Treasurys saw mixed trade Friday, leaving yields little changed after data showed core inflation hit the Fed’s 2% target for the first time in six years.
What are yields doing?The yield on the 10-year Treasury note TMUBMUSD10Y, +0.90% declined 0.2 basis point to 2.847%, while the 2-year yield TMUBMUSD02Y, +0.81% edged up 0.6 basis point to 2.528%. The yield on the 30-year Treasury bond TMUBMUSD30Y, +0.84% declined 0.5 basis point to 2.974%.
Yields and bond prices move in opposite directions.
What’s driving the market?The May personal-consumption expenditures, or PCE, index showed core inflation, which strips out food and energy, hit 2% over the past 12 months, matching the Federal Reserve’s long-run target for the first time since April 2012.
The Federal Reserve has delivered two rate increases in 2018 and has penciled in two more while continuing to wind down its balance sheet. Data points to a strong pickup in U.S. economic growth while momentum in the global economy stalls. Meanwhile, the Trump administration is in the midst of a trade fight with China and other major trading partners, with headlines providing bouts of haven-related flows that have helped to cap yields.
The 10-year yield topped 3% in May only to retrace some of the year’s rise. Still, the yield was up nearly 44 basis points through Friday, according to WSJ Data Group, marking the end of the second quarter and the first half of 2018. The 2-year yield, which is more sensitive to rate expectations is up 64 basis points year to date.
The sharper rise in yields at the short end has served to flatten the yield curve, raising alarm bells among investors who fear the phenomenon heralds an economic slowdown or recession, though analysts note that it’s an inversion of the curve, in which short-term yields rise above long-term, that has in the past served as a reliable precursor to recession.
Read: Here’s when the yield curve actually poses a danger to the stock market
What do analysts say?Meanwhile, analysts said the outlook for inflation and developments on the trade front will continue to be the main market drivers.
“The Fed is projecting that core inflation will not rise further from here, but we suspect that core inflation will continue to trend higher, as capacity constraints begin to bite. That will keep the pressure on the Fed to keep hiking rates once a quarter over the coming year or so,” said Michael Pearce, senior U.S. economist at Capital Economics, in a note.

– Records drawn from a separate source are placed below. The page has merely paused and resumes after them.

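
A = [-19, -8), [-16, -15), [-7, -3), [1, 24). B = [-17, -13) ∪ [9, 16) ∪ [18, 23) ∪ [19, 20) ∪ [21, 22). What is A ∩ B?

First set merges to [-19, -8), [-7, -3), [1, 24).
Second set merges to [-17, -13), [9, 16), [18, 23).
[-19, -8) overlaps B on [-17, -13).
[-7, -3) falls entirely outside B.
[1, 24) overlaps B on [9, 16), [18, 23).

[-17, -13) ∪ [9, 16) ∪ [18, 23)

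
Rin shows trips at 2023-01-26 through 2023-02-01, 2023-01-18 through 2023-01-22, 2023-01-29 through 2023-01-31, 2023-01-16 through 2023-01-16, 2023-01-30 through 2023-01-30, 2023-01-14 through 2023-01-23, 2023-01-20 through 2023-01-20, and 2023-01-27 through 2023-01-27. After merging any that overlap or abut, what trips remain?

Sort by start: 2023-01-14 through 2023-01-23, 2023-01-16 through 2023-01-16, 2023-01-18 through 2023-01-22, 2023-01-20 through 2023-01-20, 2023-01-26 through 2023-02-01, 2023-01-27 through 2023-01-27, 2023-01-29 through 2023-01-31, 2023-01-30 through 2023-01-30.
2023-01-16 through 2023-01-16 overlaps/touches 2023-01-14 through 2023-01-23 → extend to 2023-01-14 through 2023-01-23.
2023-01-18 through 2023-01-22 overlaps/touches 2023-01-14 through 2023-01-23 → extend to 2023-01-14 through 2023-01-23.
2023-01-20 through 2023-01-20 overlaps/touches 2023-01-14 through 2023-01-23 → extend to 2023-01-14 through 2023-01-23.
2023-01-26 through 2023-02-01 is disjoint → start new block.
2023-01-27 through 2023-01-27 overlaps/touches 2023-01-26 through 2023-02-01 → extend to 2023-01-26 through 2023-02-01.
2023-01-29 through 2023-01-31 overlaps/touches 2023-01-26 through 2023-02-01 → extend to 2023-01-26 through 2023-02-01.
2023-01-30 through 2023-01-30 overlaps/touches 2023-01-26 through 2023-02-01 → extend to 2023-01-26 through 2023-02-01.

2023-01-14 through 2023-01-23, 2023-01-26 through 2023-02-01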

“If equities continue to hemorrhage then there could clearly be a bullish story for some assets, like Treasurys and the dollar. However, as we have said before, tariffs are like a supply shock for the U.S. in the sense that they will tend to crimp growth and lift prices,” said Steve Barrow, currency and fixed-income strategist at Standard Bank, in a note. “These effects might be marginal but, on inflation at least, we know that even relatively small upside surprises can make the market panic.”
What data are on tap?In addition to the inflation reading, the PCE data showed consumer spending rose 0.2% in May, compared with expectations for a 0.6% rise. Personal income rose 0.4% after a 0.2% rise the previous month.
The Chicago purchasing managers index climbed to a reading of 64.1 in June, up from 62.7. Any reading above 50 indicates improving conditions. The final June reading of the University of Michigan consumer sentiment index came in at 98.2, below forecasts.